The premise of the play is quickly set out in the first few scenes. Without the lights dimming, actress Pamela Vogel enters as Phyllis, a psychology professor at Shirley State, as she welcomes everyone to the school’s week of programming celebrating the body. Meanwhile at home, Phyllis’s partner Joyce talks with her son Jared, a twenty-something McDonald’s employee resistant to the idea that he might have Asperger’s syndrome, about the arrival of visiting artist Frank, a photographer whose nude female portraits are to be included in the school’s programming. The stranger-comes-to-town plot follows its normal course, as Frank’s masculine swagger disrupts the family’s already tense balance, attracting Joyce, repelling Phyllis, and leading Jared toward a dangerous end.

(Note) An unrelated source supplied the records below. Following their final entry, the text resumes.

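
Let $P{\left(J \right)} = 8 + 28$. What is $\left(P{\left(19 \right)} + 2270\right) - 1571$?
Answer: $735$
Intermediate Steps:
$P{\left(J \right)} = 36$
$\left(P{\left(19 \right)} + 2270\right) - 1571 = \left(36 + 2270\right) - 1571 = 2306 - 1571 = 735$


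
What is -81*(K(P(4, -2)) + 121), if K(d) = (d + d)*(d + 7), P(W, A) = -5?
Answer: -8181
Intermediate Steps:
K(d) = 2*d*(7 + d) (K(d) = (2*d)*(7 + d) = 2*d*(7 + d))
-81*(K(P(4, -2)) + 121) = -81*(2*(-5)*(7 - 5) + 121) = -81*(2*(-5)*2 + 121) = -81*(-20 + 121) = -81*101 = -8181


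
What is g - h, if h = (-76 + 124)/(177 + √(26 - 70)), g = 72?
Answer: 2250360/31373 + 96*I*√11/31373 ≈ 71.729 + 0.010149*I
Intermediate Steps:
h = 48/(177 + 2*I*√11) (h = 48/(177 + √(-44)) = 48/(177 + 2*I*√11) ≈ 0.27081 - 0.010149*I)
g - h = 72 - (8496/31373 - 96*I*√11/31373) = 72 + (-8496/31373 + 96*I*√11/31373) = 2250360/31373 + 96*I*√11/31373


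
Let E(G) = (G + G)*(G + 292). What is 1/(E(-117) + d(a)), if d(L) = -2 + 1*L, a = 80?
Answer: -1/40872 ≈ -2.4467e-5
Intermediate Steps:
d(L) = -2 + L
E(G) = 2*G*(292 + G) (E(G) = (2*G)*(292 + G) = 2*G*(292 + G))
1/(E(-117) + d(a)) = 1/(2*(-117)*(292 - 117) + (-2 + 80)) = 1/(2*(-117)*175 + 78) = 1/(-40950 + 78) = 1/(-40872) = -1/40872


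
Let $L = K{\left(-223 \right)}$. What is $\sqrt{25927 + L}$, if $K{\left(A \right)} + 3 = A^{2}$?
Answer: $\sqrt{75653} \approx 275.05$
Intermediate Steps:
$K{\left(A \right)} = -3 + A^{2}$
$L = 49726$ ($L = -3 + \left(-223\right)^{2} = -3 + 49729 = 49726$)
$\sqrt{25927 + L} = \sqrt{25927 + 49726} = \sqrt{75653}$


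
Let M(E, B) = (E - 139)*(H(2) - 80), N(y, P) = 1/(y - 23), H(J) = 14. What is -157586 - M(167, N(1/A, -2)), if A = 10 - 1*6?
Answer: -155738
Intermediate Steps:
A = 4 (A = 10 - 6 = 4)
N(y, P) = 1/(-23 + y)
M(E, B) = 9174 - 66*E (M(E, B) = (E - 139)*(14 - 80) = (-139 + E)*(-66) = 9174 - 66*E)
-157586 - M(167, N(1/A, -2)) = -157586 - (9174 - 66*167) = -157586 - (9174 - 11022) = -157586 - 1*(-1848) = -157586 + 1848 = -155738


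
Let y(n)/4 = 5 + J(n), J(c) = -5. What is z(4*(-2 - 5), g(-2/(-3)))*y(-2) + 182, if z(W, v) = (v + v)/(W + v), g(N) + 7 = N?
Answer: 182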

Stark Naked’s production succeeds in bringing the humor to the situation and keeps a steady stream of laughs amid the discomfort. As Phyllis, Vogel shows a sweet vulnerability beneath her often brusque and condescending demeanor. Matt Lents gets the most laughs as Jared, mixing deft comedic timing with the role’s affectations of social inability. As Frank, Drake Simpson is both a soothing and aggressive presence, exuding comfort and charm alongside the character’s mostly boorish nature. Joyce, on the other hand, is the only of the four characters in the script who is free from having a more-or-less one-dimensional definition, and Kim Tobin wrangles out of this a great amount of empathy, making Joyce the most relatable character by the play’s finish. Nonetheless, the chemistry between the two female leads pales in comparison to the emotional range they exhibit when interacting with Lents and Simpson.

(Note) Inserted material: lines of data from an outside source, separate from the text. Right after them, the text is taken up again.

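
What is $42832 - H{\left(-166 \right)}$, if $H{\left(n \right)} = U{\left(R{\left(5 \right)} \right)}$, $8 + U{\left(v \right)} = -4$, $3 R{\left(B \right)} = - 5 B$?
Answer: $42844$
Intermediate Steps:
$R{\left(B \right)} = - \frac{5 B}{3}$ ($R{\left(B \right)} = \frac{\left(-5\right) B}{3} = - \frac{5 B}{3}$)
$U{\left(v \right)} = -12$ ($U{\left(v \right)} = -8 - 4 = -12$)
$H{\left(n \right)} = -12$
$42832 - H{\left(-166 \right)} = 42832 - -12 = 42832 + 12 = 42844$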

In the small details of the production, director Phillip Lehl adds a breath of realism to the script, which often seems driven primarily on formal devices. For each morning of the week, we are given a dimly-lit and quiet scene showing Phyllis putting on her clothes, revealing a level of emotion in these simple acts that her lines often don’t. The set design by Jody Bobrovsky, with a backdrop entirely painted over in chalkboard gray, is a clever mixture of three-dimensional forms and white-line representations of homely interior design. The lack of color in the set is mirrored in the drab palette of the costumes by Macy Perrone, which allows for a dramatic use of color at the end, but altogether becomes a bit too numbing on the eyes.
While the production provides many enjoyable moments, Baker’s script itself comes across as a pastiche of devices and tokenized characters that crowd out much hope for an honest, realistic understanding of the issues at hand.
-DAVID A. FEIL
David A. Feil is a writer and educator in Houston.